The Courts have generally in recent years allowed the introduction of hearsay evidence stating that it should be done so under a principled approach. It is a fact that most estate disputes when litigated often refer to statements from the grave and what was stated by the deceased prior to death and other types of hearsay that is not usually admissible into evidence.
Mac v Mak 2016 BCSC 1140 quoted the following excerpt of law that summarizes hearsay evidence in estate litigation:
Justice Dardi considered the principled approach to the hearsay exception in Harshenin v. Khadikin, 2015 BCSC 1213. Hearsay evidence is presumably inadmissible when relied upon for the truth of its contents. However, if the statement is not proffered for its truth or is proffered pursuant to a well-established exception, such as for the deceased person’s state of mind, it is admissible: Harshenin at para. 30, citing R. v. P(R.) (1990), 58 C.C.C. (3d) 334 (Ont. H.C.J.).
 However, the evidence must carry indicia of trustworthiness: R. v. Panghali, 2010 BCSC 1114 at para. 21.
 Justice Dardi noted in Harshenin that statements attributed to the deceased may require application of the “principled approach” to hearsay. She referenced the four decisions of the Supreme Court of Canada that should be followed regarding the principled approach, which are R. v. Khan,  2 S.C.R. 531; R. v. Smith,  2 S.C.R. 915; R. v. Starr, 2000 SCC 40; and R. v. Khelawon, 2006 SCC 57: Harshenin at paras. 32 – 33. The admissibility of hearsay under the principled approach is summarized in Khelawon at para. 2:
… When it is necessary to resort to evidence in this form, a hearsay statement may be admitted if, because of the way in which it came about, its contents are trustworthy, or if circumstances permit the ultimate trier of fact to sufficiently assess its worth.

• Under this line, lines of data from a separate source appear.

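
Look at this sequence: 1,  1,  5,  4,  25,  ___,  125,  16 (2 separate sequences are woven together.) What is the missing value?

Positions 1, 3, 5, … form one subsequence and positions 2, 4, 6, … form another.
Track A: 1, 5, 25, 125. Successive powers of 5.
Track B: 1, 4, ?, 16. Consecutive squares n² from n = 1.
So the missing entry in track B is 9.

9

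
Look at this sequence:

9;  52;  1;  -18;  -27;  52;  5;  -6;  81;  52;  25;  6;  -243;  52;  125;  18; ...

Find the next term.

729

The terms cycle through 4 interleaved subsequences.
Subsequence A: 9, -27, 81, -243. Geometric with ratio -3.
Subsequence B: 52, 52, 52, 52. Always 52.
Subsequence C: 1, 5, 25, 125. Powers of 5.
Subsequence D: -18, -6, 6, 18. Arithmetic with common difference +12.
Term 17 comes from subsequence A (its 5th entry): 729.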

If the proponent of the evidence cannot meet the twin criteria of necessity and reliability, the general exclusionary rule prevails.

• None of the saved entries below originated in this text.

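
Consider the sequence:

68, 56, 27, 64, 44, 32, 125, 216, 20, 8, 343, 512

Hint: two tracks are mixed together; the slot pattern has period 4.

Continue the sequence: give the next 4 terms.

Reading positions in blocks of 4 reveals the pattern AABB — 2 tracks woven together.
Track A: 68, 56, 44, 32, 20, 8. Linear: a_n = 80 − 12·n.
Track B: 27, 64, 125, 216, 343, 512. Perfect cubes starting at 3³.
Position 13 → track A, term 7 = -4.
The 14th slot belongs to track A; its 8th term is -16.
Position 15 → track B, term 7 = 729.
Position 16 falls in track B as its term 8, giving 1000.

-4, -16, 729, 1000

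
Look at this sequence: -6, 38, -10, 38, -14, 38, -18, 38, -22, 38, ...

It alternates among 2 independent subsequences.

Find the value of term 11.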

 The onus is on the party tendering the hearsay evidence to establish the necessity and reliability on a balance of probabilities. The court in this case must assess both the threshold reliability of the statement at issue and the statement’s ultimate reliability, having regard to the entirety of the evidence: Khelawon at paras. 2-3.
 Of the twin requirements, namely necessity and reliability, necessity will be met if the maker of the statement is deceased: Harshenin at para. 34.
 To establish reliability, the court must examine the circumstances surrounding the making of the statement. Justice Dardi described this inquiry as follows:
 … A circumstantial guarantee of trustworthiness is established if the statement was made in circumstances which “substantially negate” the possibility that the declarant was untruthful or mistaken: Smith at 933.
 As a preliminary threshold issue, the court must first find on a balance of probabilities that the statement was made by the Deceased before it goes on to determine the treatment and weight of such evidence: Creutz v. Estate of Kristian Winther, 2007 BCSC 1463 at para. 99. In essence, this assessment turns on the credibility of the various witnesses: Halfpenny v. Holien (1997), 37 B.C.L.R. (3d) 186 (S.C.).
Accordingly, in the case at bar, in addition to finding on a balance of probabilities that the statement was made, the Court must find the twin requirements of reliability and necessity have been met.
 Because Sau Har Mak is deceased, there is clearly the requirement of necessity. In respect of reliability, for the reasons that follow I find the evidence of Sau Har Mak’s meetings with her family, executing the mortgage documents, and arranging the Mahon properly to be held jointly with her daughters is reliable.
 When the reliability of evidence is in question, the court must look to documents that can either corroborate or refute evidence given by witnesses: Cerenzie v. Duff, 2014 BCSC 1345 at paras. 28 – 31; Gutierrez Estate v. Gutierrez, 2015 BCSC 185 at paras. 24, 51, 55, 87 to 88.